Closed brianraymor closed 2 years ago
@ambrosejcarr wrote:
I followed up with Malte Luecken on the question of "what is raw data". Malte agreed that we should encourage scientists to filter non-cell barcodes, given our use cases. He suggested that further QC should not be done on the raw matrices (e.g. the selection of highly variable genes), which I think is aligned with our recommendation and makes sense. He made a point that I thought was good about capturing spliced/unspliced counts when they're available:
Malte Luecken [12:31 PM]
rather than separate spliced/unspliced... i would suggest just adding this info to the normal counts you collect ... as adata.layers['spliced']
and adata.layers['unspliced']
and adata.X
or adata.layers['counts']
with the count data then I guess ...
@ambrosejcarr commented on Thu Aug 13 2020
Appetite: ?
This question is limited to 10x scRNA/snRNA and Smart-Seq2-like assays.

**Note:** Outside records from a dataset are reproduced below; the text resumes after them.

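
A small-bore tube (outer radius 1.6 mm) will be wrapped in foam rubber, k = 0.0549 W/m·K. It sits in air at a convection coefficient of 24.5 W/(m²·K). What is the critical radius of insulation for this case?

r_cr ≈ 2.24 mm

For a cylinder r_cr = k/h = 0.0549/24.5
r_cr = 2.24 mm; since the bare radius (1.6 mm) is below r_cr, adding a thin layer of insulation will *increase* heat loss.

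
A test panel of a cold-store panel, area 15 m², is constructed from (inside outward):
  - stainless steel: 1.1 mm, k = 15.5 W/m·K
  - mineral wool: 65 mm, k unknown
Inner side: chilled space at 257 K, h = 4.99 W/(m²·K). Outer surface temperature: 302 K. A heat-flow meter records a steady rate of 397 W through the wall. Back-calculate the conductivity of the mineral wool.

Model the wall as resistances in series:
R_inner film = 1/(h_i·A) = 1/(4.99×15) = 0.01336 K/W
R_stainless steel = L/(kA) = 0.0011/(15.5×15) = 4.731×10^-6 K/W
Sum of known resistances R_other = 0.01336 K/W
Total R = ΔT/Q = 45/397 = 0.1134 K/W
R_mineral wool = R_total − R_other = 0.09999 K/W
k = L/(R·A) = 0.065/(0.09999×15)

k ≈ 0.0433 W/(m·K)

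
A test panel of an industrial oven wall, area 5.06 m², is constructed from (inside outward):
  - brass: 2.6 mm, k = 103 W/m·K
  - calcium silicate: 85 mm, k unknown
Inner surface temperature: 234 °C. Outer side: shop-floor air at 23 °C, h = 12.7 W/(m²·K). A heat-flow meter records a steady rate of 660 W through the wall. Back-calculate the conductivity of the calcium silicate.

k ≈ 0.0552 W/(m·K)

Series thermal resistances:
R_brass = L/(kA) = 0.0026/(103×5.06) = 4.989×10^-6 K/W
R_outer film = 1/(h_o·A) = 1/(12.7×5.06) = 0.01556 K/W
Sum of known resistances R_other = 0.01557 K/W
Total R = ΔT/Q = 211/660 = 0.3197 K/W
R_calcium silicate = R_total − R_other = 0.3041 K/W
k = L/(R·A) = 0.085/(0.3041×5.06)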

Should the schema include a
counts
field? If so, how is it modeled per framework/assay? UMI counts from 10x for example.@ambrosejcarr commented on Fri Sep 11 2020
Addressing @mckinsel questions:
"Detected molecules of RNA per gene" (typical 10x 3' processing), "detected molecules of RNA per transcript" (transcript-aware RNA-seq processing, more commonly associated with SS2), "detected molecules of protein" (CITE-seq, CyTOF, MIBI), and "sequencing reads from promoter regions adjacent to genes" (sc-ATAC-seq) are separate data modalities and we should be aware of that in some way.

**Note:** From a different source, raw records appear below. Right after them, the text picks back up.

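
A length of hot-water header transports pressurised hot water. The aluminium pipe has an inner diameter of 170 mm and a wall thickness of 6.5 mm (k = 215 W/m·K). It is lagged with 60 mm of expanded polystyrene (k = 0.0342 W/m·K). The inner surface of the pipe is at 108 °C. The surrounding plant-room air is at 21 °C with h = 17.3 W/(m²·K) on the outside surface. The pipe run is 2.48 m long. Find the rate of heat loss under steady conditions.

For a radial system each layer contributes R = ln(r_out/r_in)/(2πkL); films add R = 1/(hA).
R_aluminium pipe wall = ln(91.5/85)/(2π×215×2.48) = 2.2×10^-5 K/W
R_expanded polystyrene = ln(151.5/91.5)/(2π×0.0342×2.48) = 0.9462 K/W
R_outer film = 1/(h_o·2πr_oL) = 1/(17.3×2π×0.1515×2.48) = 0.02449 K/W
R_total = 0.9707 K/W
Q = ΔT/R_total = 87/0.9707

Q ≈ 89.6 W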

They can all be reduced to "observations of gene", and we may want to enable that conversion, but we should be careful, deliberate, and have a separate set of rules for each modality. When we get to CITE-seq data, those naturally correspond better to transcript-level data. the PTPRC gene is a good example of where we'll get tripped up, and in the future I expect we'll start to see phospho (active) and non-phospho (inactive) forms of proteins detected with CITE-seq, introducing additional complexity beyond what's captured at the transcript level.
@ambrosejcarr commented on Fri Sep 11 2020
Created chanzuckerberg/single-cell#56 to track support for other data modalities.

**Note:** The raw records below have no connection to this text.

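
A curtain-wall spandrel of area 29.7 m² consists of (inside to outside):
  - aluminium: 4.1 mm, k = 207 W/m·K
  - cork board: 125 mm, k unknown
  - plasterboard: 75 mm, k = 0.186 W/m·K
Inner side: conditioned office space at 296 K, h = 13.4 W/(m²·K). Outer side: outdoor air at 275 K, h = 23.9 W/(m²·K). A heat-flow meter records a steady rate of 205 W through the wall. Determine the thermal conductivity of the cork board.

k ≈ 0.0495 W/(m·K)

Treating each layer as a thermal resistance in series:
R_inner film = 1/(h_i·A) = 1/(13.4×29.7) = 0.002513 K/W
R_aluminium = L/(kA) = 0.0041/(207×29.7) = 6.669×10^-7 K/W
R_plasterboard = L/(kA) = 0.075/(0.186×29.7) = 0.01358 K/W
R_outer film = 1/(h_o·A) = 1/(23.9×29.7) = 0.001409 K/W
Sum of known resistances R_other = 0.0175 K/W
Total R = ΔT/Q = 21/205 = 0.1024 K/W
R_cork board = R_total − R_other = 0.08494 K/W
k = L/(R·A) = 0.125/(0.08494×29.7)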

@brianraymor commented on Tue Oct 20 2020
@ambrosejcarr to follow up on Do we want unfiltered barcodes from 10x? We actually got some feedback from one person when shopping around the schema that the answer is yes, thought it was a nice-to-have. The problem is this would not be proper layer in any format as its dimensions are different. and open a new issue as needed. The current position is that the answer is "no".